Protecting Our Playgrounds – We Need To Make Playgrounds More Natural
We’re now able to make playgrounds and surrounding areas safer by using the methods implemented by Ozbreed and Fiona Robbé Landscape Architects. These methods meet the Australian Standard and have also won an award at the Kidsafe 2012 National Playspace Design Awards.
In conjunction with Fiona Robbé Landscape Architects, Ozbreed found the need to make playgrounds more natural because during their time playing in playgrounds, kids very often wander off to explore their surroundings.
Whilst still ensuring to create an optimum safe play environment, something that needs to be considered more closely by landscape architects and designers is that kids love to play with plants.
The premise for this trial was set by the increasing demand and interest in the performance of non-woody plants in mulch, in and around play equipment (including fall zones).
The core aim of the trial is to systematically determine the optimum growth conditions for non-woody plants in playgrounds mulch. This will allow playgrounds to look more natural and reduce the open bare appearance of play equipment without compromising safety.

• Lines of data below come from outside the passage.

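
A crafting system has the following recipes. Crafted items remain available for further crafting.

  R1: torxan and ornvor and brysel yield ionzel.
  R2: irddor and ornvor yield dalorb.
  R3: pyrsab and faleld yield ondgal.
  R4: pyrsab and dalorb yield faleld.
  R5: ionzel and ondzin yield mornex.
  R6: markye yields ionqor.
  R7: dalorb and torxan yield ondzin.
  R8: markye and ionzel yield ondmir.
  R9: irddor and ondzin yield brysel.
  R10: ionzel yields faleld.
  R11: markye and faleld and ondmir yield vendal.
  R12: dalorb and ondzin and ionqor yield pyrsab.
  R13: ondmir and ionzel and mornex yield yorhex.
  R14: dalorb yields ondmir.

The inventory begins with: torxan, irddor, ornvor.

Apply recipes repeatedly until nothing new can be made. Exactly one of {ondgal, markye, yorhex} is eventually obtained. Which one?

Using R2, irddor and ornvor make dalorb.
Using R14, dalorb makes ondmir.
Using R7, dalorb and torxan make ondzin.
Using R9, irddor and ondzin make brysel.
Using R1, torxan, ornvor, and brysel make ionzel.
ionzel and ondzin → mornex (R5).
Using R13, ondmir, ionzel, and mornex make yorhex.
ondgal would need pyrsab and faleld (R3), but pyrsab is never obtained. No rule produces markye, and it is not given.

yorhex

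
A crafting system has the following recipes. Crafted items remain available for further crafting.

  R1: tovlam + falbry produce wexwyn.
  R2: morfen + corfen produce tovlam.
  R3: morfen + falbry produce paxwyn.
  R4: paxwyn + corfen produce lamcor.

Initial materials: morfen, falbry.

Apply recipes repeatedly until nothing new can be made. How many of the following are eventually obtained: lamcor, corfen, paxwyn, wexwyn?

morfen + falbry → paxwyn (R3).
lamcor would need paxwyn and corfen (R4), but corfen is never obtained.
No rule produces corfen, and it is not given.
paxwyn: reached.
wexwyn would need tovlam and falbry (R1), but tovlam is never obtained.
Reached: paxwyn — 1 of the 4.

1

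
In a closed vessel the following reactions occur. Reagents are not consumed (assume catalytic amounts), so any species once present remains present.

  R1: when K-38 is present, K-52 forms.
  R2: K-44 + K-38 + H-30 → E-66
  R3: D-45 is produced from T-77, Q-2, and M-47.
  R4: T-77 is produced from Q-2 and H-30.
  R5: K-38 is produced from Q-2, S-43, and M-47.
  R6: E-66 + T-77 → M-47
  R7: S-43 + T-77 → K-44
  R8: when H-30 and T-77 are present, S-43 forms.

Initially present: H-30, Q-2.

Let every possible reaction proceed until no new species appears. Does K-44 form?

Q-2 and H-30 present → T-77 forms (R4).
H-30 and T-77 present → S-43 forms (R8).
S-43 and T-77 present → K-44 forms (R7).

Yes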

Plant Health in Playground Mulch:
2 garden beds were used in the trial, containing 2 different mulches; Playbark Pinebark Mulch and Port Stephens Pine Mulch. Naringa™ Westringia ‘WES01′ PBR and Tanika® Lomandra longifolia ‘LM300’ PBR, were installed in each garden bed and planted in two different sets of conditions: Planted in pure mulch and planted with soil underneath (soil base method).
Preliminary results as of November 2010 showed that plants with soil underneath established and rooted out much quicker than the plants planted straight into the mulch, and the plants in Port Stephens Pine Mulch had rooted out much quicker than in the Playbark Pinebark Mulch.
Naringa displayed affected growth between the soil base method and when planted straight into mulch. Photos depict that with soil, growth has been abundant, while without it seemed to stay the same since planting.